Reworking Routines for Remote Learning

Remote learning forced by COVID-19 transformed the way students learn. The removal of the classroom environment, face-to-face conversations and physical class materials has impacted students and teachers in a number of ways.

Daily routines have been reworked to deal with difficulties added by remote learning. They now have to account for making meals, taking care of pets, avoiding family members and working in the time between.

The move to online school has presented challenges for Anika Goldensoph, fr. She takes care of her diabetic younger brother while trying to focus on class at the same time.

“I have to watch out for him a lot and make sure he’s doing his work,” Goldensoph said. “Sometimes it gets kind of annoying because I’m trying to pay attention to class and I’m trying to do my work, and then there’s him, not paying attention.”

It was three weeks into remote learning before Goldensoph had a routine down. She was dealing with a house fire and her family moving from place to place. Despite the beginning being hectic, Goldensoph felt her mental and emotional health was better than it is now.

“All of this stuff, with depression and anxiety and stuff that comes up now—it’s worse now since it is winter,” Goldensoph said. “At the beginning, it was hard but easy. Now it’s just hard.”

Not all students have struggled with remote learning. Griffin Bieber, fr., is used to online assignments because his classes were shifting to Google Classroom before the COVID-19 pandemic.

“One thing that’s really going for me this year is that you’re told when to do everything,” Griffin Bieber, fr., said. “There is little stress about doing work; it is all relatively easy.”

As a freshman, Bieber has no prior high school system to compare to remote learning. Instead, he was introduced to Kennedy High School through a Chromebook.

“I’m not disappointed or any such thing,” Bieber said. “In regards to my thoughts on the year generally, I was already used to this format.”

Teachers were impacted by the switch to online learning too. They were informed only days before the start of the school year that their lessons would need to be translated to an online-only format.

“At the beginning, remote learning was a nightmare,” Kristina Merritt, math teacher at Kennedy, said. “Usually from year to year, I use my same material that I have made and just tweak it as I go. I found this year was not like that at all.”

When the year began, Merritt thought she had to recreate all her materials in a different program to use them with remote learning. Later, she discovered she could share her screen to the class Google Meet with the SMART Notebook program open to write on the screen in real-time.

“It was a game-changer for me. I felt more comfortable with the virtual learning setting,” Merrit said. “The only thing that I really dislike is not being face-to-face with my students and being able to help them while in the classroom. I think, in general, it’s hard to teach and learn through a virtual setting.”
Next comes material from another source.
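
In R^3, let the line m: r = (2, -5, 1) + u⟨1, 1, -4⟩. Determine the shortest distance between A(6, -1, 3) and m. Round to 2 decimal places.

6.00

Taking (2, -5, 1) on m with direction v = (1, 1, -4): w = A − (2, -5, 1) = (4, 4, 2), and w × v = (-18, 18, 0).
Distance = |w × v| / |v| = √648 / √18 ≈ 6.00.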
Lessons required compressing, cutting and shifting to fit within the new online schedule. End-of-year AP tests also had to be taken into consideration.

“Oh goodness – shout out to my AP Stats students!” Merritt said. “I know I have been ‘flying’ through the material. I am really worried that the College Board is not going to do what it did last year and cut down the material for the AP exam come spring. I don’t feel that they are going to be as lenient this year.”

Returning to in-person classes will not resolve these struggles. The hybrid class schedule Kennedy will use still requires students to join Google Meets and complete assignments online, even while in the classroom.

Students working remotely benefit from teachers who are lenient and understanding.

“My geometry teacher understands that sometimes, our life is really chaotic,” Goldensoph said.